El síndrome de Oropesa
Apasionante encuentro con los Aznar en el jardín del hombre normal
Tenía un miedo espantoso a que me entrara el síndrome de Estocolmo cuando me encontrara frente a frente con la familia normal de los Aznar, porque una, aunque parece muy borde, en el fondo es buena, y una, además, se ha refinado en Mallorca. De sobra sé que mi recién adquirido comportamiento primoroso puede acabar poniéndome en un ministerio, quizá en reñida pugna con la condesa de Murillo y de Deportes. Por eso se me encogió el corazón cuando recibí la terrible llamada.-Te quiero en Oropesa, y te quiero ya -dijo mi amado jefe-.
Siempre he soñado con que un jefe viril e implacable como la vida misma me obligue a realizar actos vejatorios de los que ni Gala se atrevería a imaginar para que Ana Belén se los pusiera en solfa; pero reconocerán conmigo que volar de Mallorca a Alicaté-sur-mer, más que una vejación, es una pugneta. Y eso que mi amado jefe me llamó por el móvil, lo que me ilusionó, porque me pilló cuando practicaba sacándolo y metiéndolo -el móvil, obviamente; no el jefe- delante del cristal de un cajero automático. Aspiro a conseguir la habilidad que Isabel Pantoja mostró hace un tiempo, cuando, con una mano, dio diez mil púas de limosna a una gitana con quien no dudó en equipararse, mientras con la otra mano aferraba y sacudía el teléfonino con donaire. Cierto es que Pantoja, la Leoparda de Vinci del celular, ensayó mucho en el último Rocío. Y va a misa que si consigues contactar vía móvil con tu hijo y, al mismo tiempo, controlas el frufrú de la bata rociera y puedes desplazarte por las marismas levantando los botos plenos de fango, puedes hacer cualquier cosa.
Cualquier cosa, menos acudir a Les Platgetes de Bellver, con lo tierna que me siento últimamente. Tan tierna, que me parece comprensible que la subdirectora de Telva haya cambiado su costumbre anual de veranear en julio en está urbanización para hacerlo en agosto -tal vez una oportuna aparición de monseñor Escrivá de Balaguer la iluminó a tiempo-, y tan tierna, que casi lloré cuando me contaron la historia del señor José Soriano, el hombre que se hizo a sí mismo, a Porcelanosa y este chalé, conocido en los alrededores como La estación, dado su aspecto de entre Pinto y Valdemoro arquitectónico, con tejas por aquí, tejas por allá, y trozos de teja haciendo de baranda. Es entrañable: el señor Soriano, hace más de 30 años, venía por el futuro lugar en donde la normalización de España hecha presidente habitaría, e iba construyendo la casa con sus propias manos y con sus propios albañiles, mientras su madre se sentaba a la puerta, a mirar la calle. Y todo ello, sin tener ni idea de que, al pasar de la nada al azulejo en vena, ello le daría la oportunidad de convertirse en anfitrión del inspector de Hacienda que -siendo ésta una de las profesiones más odiadas de España- nuestro país elegiría como presidente.

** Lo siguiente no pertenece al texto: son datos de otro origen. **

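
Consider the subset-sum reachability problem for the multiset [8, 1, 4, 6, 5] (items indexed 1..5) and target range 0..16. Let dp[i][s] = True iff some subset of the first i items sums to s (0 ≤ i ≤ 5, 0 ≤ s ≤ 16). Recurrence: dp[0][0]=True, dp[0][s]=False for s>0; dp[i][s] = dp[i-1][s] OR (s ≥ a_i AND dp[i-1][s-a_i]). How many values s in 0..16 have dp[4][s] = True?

14

i\s   0   1   2   3   4   5   6   7   8   9  10  11  12  13  14  15  16
  0   T   F   F   F   F   F   F   F   F   F   F   F   F   F   F   F   F
  1   T   F   F   F   F   F   F   F   T   F   F   F   F   F   F   F   F
  2   T   T   F   F   F   F   F   F   T   T   F   F   F   F   F   F   F
  3   T   T   F   F   T   T   F   F   T   T   F   F   T   T   F   F   F
  4   T   T   F   F   T   T   T   T   T   T   T   T   T   T   T   T   F
  5   T   T   F   F   T   T   T   T   T   T   T   T   T   T   T   T   T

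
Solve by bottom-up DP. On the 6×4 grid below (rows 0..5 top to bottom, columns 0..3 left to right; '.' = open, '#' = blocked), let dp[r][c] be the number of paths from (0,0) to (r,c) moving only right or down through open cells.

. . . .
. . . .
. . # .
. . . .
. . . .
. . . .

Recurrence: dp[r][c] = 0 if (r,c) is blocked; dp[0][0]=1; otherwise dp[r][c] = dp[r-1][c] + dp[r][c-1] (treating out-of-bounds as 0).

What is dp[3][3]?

r\c   0   1   2   3
  0   1   1   1   1
  1   1   2   3   4
  2   1   3   0   4
  3   1   4   4   8
  4   1   5   9  17
  5   1   6  15  32

8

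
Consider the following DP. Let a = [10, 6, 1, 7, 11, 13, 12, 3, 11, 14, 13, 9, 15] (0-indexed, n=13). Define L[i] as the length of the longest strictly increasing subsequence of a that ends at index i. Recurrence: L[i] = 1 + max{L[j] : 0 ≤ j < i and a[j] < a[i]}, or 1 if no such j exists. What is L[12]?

6

   i    0    1    2    3    4    5    6    7    8    9   10   11   12
a[i]   10    6    1    7   11   13   12    3   11   14   13    9   15
L[i]    1    1    1    2    3    4    4    2    3    5    5    3    6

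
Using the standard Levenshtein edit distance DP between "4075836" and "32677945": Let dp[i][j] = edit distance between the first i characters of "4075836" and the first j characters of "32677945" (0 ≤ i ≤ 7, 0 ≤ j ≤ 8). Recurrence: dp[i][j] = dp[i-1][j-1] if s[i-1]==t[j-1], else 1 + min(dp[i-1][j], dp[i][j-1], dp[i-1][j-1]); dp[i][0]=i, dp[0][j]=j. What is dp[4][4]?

4

   ''  3  2  6  7  7  9  4  5
''  0  1  2  3  4  5  6  7  8
 4  1  1  2  3  4  5  6  6  7
 0  2  2  2  3  4  5  6  7  7
 7  3  3  3  3  3  4  5  6  7
 5  4  4  4  4  4  4  5  6  6
 8  5  5  5  5  5  5  5  6  7
 3  6  5  6  6  6  6  6  6  7
 6  7  6  6  6  7  7  7  7  7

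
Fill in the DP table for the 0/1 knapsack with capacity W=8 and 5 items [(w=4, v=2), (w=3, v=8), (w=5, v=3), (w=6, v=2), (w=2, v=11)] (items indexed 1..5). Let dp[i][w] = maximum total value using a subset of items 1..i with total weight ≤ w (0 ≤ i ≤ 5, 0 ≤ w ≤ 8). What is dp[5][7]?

19

i\w   0   1   2   3   4   5   6   7   8
  0   0   0   0   0   0   0   0   0   0
  1   0   0   0   0   2   2   2   2   2
  2   0   0   0   8   8   8   8  10  10
  3   0   0   0   8   8   8   8  10  11
  4   0   0   0   8   8   8   8  10  11
  5   0   0  11  11  11  19  19  19  19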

Uno de los detalles más conmovedores del normal veraneo de los Aznar es la salida al mar: el embarcadero, por llamar de alguna forma esa piedra inclinada que conduce a un Mediterráneo espléndido pero indiferente, me recordaba mis días de niñez en los años cincuenta, cuando, iba a robar cangrejos al Rompeolas de Barcelona. Por fortuna , el jardín es muy bonito, y sin lo que más me temía yo, tratándose de una posesión del rey de la cerámica: sin enanitos. Un césped precioso, por donde el presidente paseó con sus hijos Ana -parece que muy reacia a todo el despliegue y parafernalia de alrededor- y Alonso, con la señora Botella de Aznar, elegantemente vestida con un traje largo de punto beis grisoso, o viceversa, ya saben, el tipo de traje que la marca Escorpión lanza cuando se pone audaz. Parece que las pistas de pádel también están muy bien, y que don José María está disfrutando leyendo no sé qué del hijo de Vargas Llosa y no sé qué de Henry Kissinger. También afirmó estar leyendo a Quevedo, Dios quiera que no le aproveche como lo otro.
Debo confesar que sí salí, finalmente, con cierto síndrome de Estocolmo, enamorada de tantos miembros de la seguridad en shorts, con la mochila repleta de bronceadores del 45, y, sobre todo, de los dos cockers, Fico y Bufa, que una vez más prueban lo incondicional que puede ser el amor de un perro.